Neck and back pain belong, in the Platonic order of things, to the old; to those who've found out that it's actually the heaviness of being that's unbearable; to those who've talked enough about vertebrae with relative strangers to have been told, by at least one philosophic hunchback, that it's the fast pace of human evolution to blame (“We just weren't designed to walk on two feet...”).

One can't help but feel that coming to the end of your spinal grace period when barely started on the true slog of life is a bit wretched. Our parents went to the chiropractors after children and mortgages and Black Monday. We go because of Facebook.

Naturally the BCA offers some advice (besides, you know, starting a chiropractors' slush fund). The most obvious is possibly the most sage: look up. Get up. Move around. “It's really important to take regular breaks,” counsels one BCA member, “you're back is always hard at work – even when you think you're relaxing.”

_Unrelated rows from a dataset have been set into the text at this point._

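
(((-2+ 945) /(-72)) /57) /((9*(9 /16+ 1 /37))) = -69782 /1611333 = -0.04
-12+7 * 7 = 37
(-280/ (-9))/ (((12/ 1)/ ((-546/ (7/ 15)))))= -9100/ 3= -3033.33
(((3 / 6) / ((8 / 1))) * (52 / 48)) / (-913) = -13 / 175296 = -0.00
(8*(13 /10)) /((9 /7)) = 364 /45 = 8.09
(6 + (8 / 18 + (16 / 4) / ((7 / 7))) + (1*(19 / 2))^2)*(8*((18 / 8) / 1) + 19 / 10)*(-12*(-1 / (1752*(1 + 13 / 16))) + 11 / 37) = 39108475 / 64824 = 603.30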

It requires a touch of mental yoga to understand that he means the human body needs time off from activities that count as “time off” in themselves. “I've been watching the Shopping Channel for more than three hours,” you're supposed to think. “Better give myself a break.”

Then there are the “life hack” options: raise your computer screen so that the top is level with your eyebrows, adjust your seat (bum low, knees high), or get a job at Google and ask for one of those hilarious-but-possibly-worth-it standing desks - offered in its “employee wellness” program, which comes with additional free smugness.

Silicon Valley is in fact attempting to solve a problem its products are partly to blame for. Tim Cook claimed that “sitting is the new cancer” as he announced in February that the Apple Watch could cure it – sitting cancer, not cancer cancer – with a regular “stand up” ping to wearers.

If young people must purchase a £300 computerised watch to tell them not to spend so much time looking at computers, they deserve to spend life with a spine bent into the shape of a Hula Hoop. Many of us still believe an iWatch is not necessary to operate a brain.

The cheapest way to avoid chiropractors in general, I say (neck and back still mostly perpendicular), is to remember that one has a body before it starts to break down. How easy it is to spend days putting only one's fingertips through their paces. Ankles, knees and toes don't cross the mind. Forget about them, though, and they will eventually forget about you - another casualty of Netflix and the 9 to 5.